Endovascular grafts provide an important alternative to high-risk patients with more invasive surgical procedures. Patients who had endovascular stent graft placement had shorter operating room and hospital stay and less blood loss than open surgery. From the economical stand point the cost of stent graft placement is much higher than open surgery in our country.
Although numerous improvements in catheter, stent and graft technology have been made, there are still some limitations like the size of delivery systems, endoleaks, position of the renal arteries etc. The success rate of endovascular stent grafting is high (90% in low risk patients, 80% in moderate to high risk patients). Short-term mortality (within the 30 days following the procedure) is reported to be 2.5% in low risk group, 8% in high-risk group. Although there is disagreement in reported mortality rates for open surgery , there are reports of mortality rates of between 1.6 %  to 7,6 % [11, 12]. As it is common for all new or minimally invasive techniques, there is a learning curve for endovascular stent grafting that affects both the results and costs.
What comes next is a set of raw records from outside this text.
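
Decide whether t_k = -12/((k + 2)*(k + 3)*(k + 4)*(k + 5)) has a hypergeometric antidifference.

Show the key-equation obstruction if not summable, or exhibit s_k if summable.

Yes. s_k = k*(-k**2 - 9*k - 26)/(6*(k + 2)*(k + 3)*(k + 4)).

r(k) = (k + 2)/(k + 6) after simplifying.
A = k + 2, B = k + 6, C = 1.
Solve (k + 2)·f(k+1) − (k + 5)·f(k) = 1.
From deg A=1, deg B=1, deg C=0: d=3.
Match coefficients ⇒ f(k) = k*(k**2 + 9*k + 26)/72.
Get s_k = R·t_k = k*(-k**2 - 9*k - 26)/(6*(k + 2)*(k + 3)*(k + 4)) with R(k) = B(k−1)f(k)/C(k) = k*(k + 5)*(k**2 + 9*k + 26)/72.
Check: Δs_k = -12/(k**4 + 14*k**3 + 71*k**2 + 154*k + 120). ✓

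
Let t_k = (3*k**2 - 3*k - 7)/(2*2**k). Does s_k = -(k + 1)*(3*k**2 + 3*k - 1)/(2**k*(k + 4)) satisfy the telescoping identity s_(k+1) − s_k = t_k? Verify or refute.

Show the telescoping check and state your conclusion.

Invalid: residual 3*(-3*k**3 - 15*k**2 + 13*k + 30)/(2*2**k*(k**2 + 9*k + 20)) ≠ 0.

s_(k+1) = -(k + 2)*(3*k + 3*(k + 1)**2 + 2)/(2*2**k*(k + 5))
s_(k+1) − s_k = (3*k**4 + 15*k**3 - 19*k**2 - 84*k - 50)/(2*2**k*(k**2 + 9*k + 20))
(s_(k+1) − s_k) − t_k = 3*(-3*k**3 - 15*k**2 + 13*k + 30)/(2*2**k*(k**2 + 9*k + 20))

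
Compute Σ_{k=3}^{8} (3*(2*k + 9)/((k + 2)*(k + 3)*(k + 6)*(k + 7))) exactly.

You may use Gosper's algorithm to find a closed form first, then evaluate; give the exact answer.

Σ = 8/165

t_(k+1)/t_k = (k + 2)*(k + 6)*(2*k + 11)/((k + 4)*(k + 8)*(2*k + 9)).
Gosper form: A/B · C(k+1)/C(k) with A=k + 2, B=k + 8, C=k**3 + 27*k**2/2 + 121*k/2 + 90.
Key eq: (k + 2)·f(k+1) = (k + 7)·f(k) + (k**3 + 27*k**2/2 + 121*k/2 + 90).
From deg A=1, deg B=1, deg C=3: d=5.
Solving with deg f ≤ 5: f(k) = k*(k + 3)*(k + 4)*(k + 5)*(k + 8)/24.
So s_k = (B(k−1)f/C)·t_k = (k*(k + 3)*(k + 7)*(k + 8)/(12*(2*k + 9)))·t_k = k*(k + 8)/(4*(k**2 + 8*k + 12)).
Check: Δs_k = 3*(2*k + 9)/(k**4 + 18*k**3 + 113*k**2 + 288*k + 252). ✓
Σ_(k=3)^(8) t_k = s_(9) − s_(3) = 51/220 − (11/60) = 8/165.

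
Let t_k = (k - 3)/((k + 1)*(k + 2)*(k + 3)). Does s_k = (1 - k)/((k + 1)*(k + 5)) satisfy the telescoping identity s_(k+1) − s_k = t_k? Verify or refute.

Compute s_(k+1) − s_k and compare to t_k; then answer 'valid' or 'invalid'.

Invalid: residual 6*(-k**2 - 2*k + 9)/(k**5 + 17*k**4 + 107*k**3 + 307*k**2 + 396*k + 180) ≠ 0.

s_(k+1) = -k/((k + 2)*(k + 6))
s_(k+1) − s_k = (k**2 - k - 12)/(k**4 + 14*k**3 + 65*k**2 + 112*k + 60)
(s_(k+1) − s_k) − t_k = 6*(-k**2 - 2*k + 9)/(k**5 + 17*k**4 + 107*k**3 + 307*k**2 + 396*k + 180)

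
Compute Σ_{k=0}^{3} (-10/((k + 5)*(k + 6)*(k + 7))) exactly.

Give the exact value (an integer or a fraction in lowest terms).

r(k) = (k + 5)/(k + 8) after simplifying.
Normal form (A,B,C) = (k + 5, k + 8, 1).
Solve (k + 5)·f(k+1) − (k + 7)·f(k) = 1.
Bound: deg f ≤ 2.
Coefficient equations give f(k) = k*(k + 11)/60.
Certificate R = B(k−1)f/C = k*(k + 7)*(k + 11)/60 gives s_k = k*(-k - 11)/(6*(k + 5)*(k + 6)).
s_(k+1) − s_k = -10/(k**3 + 18*k**2 + 107*k + 210) = t_k.
Telescoping: Σ = s_(4) − s_(0) = -1/9 − (0) = -1/9.

Σ = -1/9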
Thus for the best results efficiency and experience are needed.
One of the crucial points of endovascular treatment of aneurysms is accurate and precise measurement of aneurysm. Although CT is highly effective, most of the vascular radiologists still would like to have preprocedural angiography. But in Behcet disease vessel wall vulnerability is extremely high and even minor lesions resulting from diagnostic procedures (e.g. intraarterial angiography etc.) could lead to the formation of aneurysms at the puncture site . Due to the fragility of the aneurysm inherent in Behcet patients and the size of aneurysm, we did not perform diagnostic angiography. All measurements based on CT images and 3D reconstructions helped us to better understand and characterize the neck, dimensions and relations of the aneurysm to other arteries.
Endovascular radiological intervention in the treatment of abdominal aortic aneurysm complications of young Behcet patients, in whom surgery is not suitable and intervention is necessary, could be an alternative treatment modality even without performing preprocedural conventional angiography or DSA using the advantages of helical CT and 3D reconstruction techniques.
Written consent was obtained from the patient for publication of the patient's details.. The manuscript has been presented in the TURK RAD, 17th National Radiology Congress (27–31 September 2000, Istanbul, Turkey) as a poster presentation.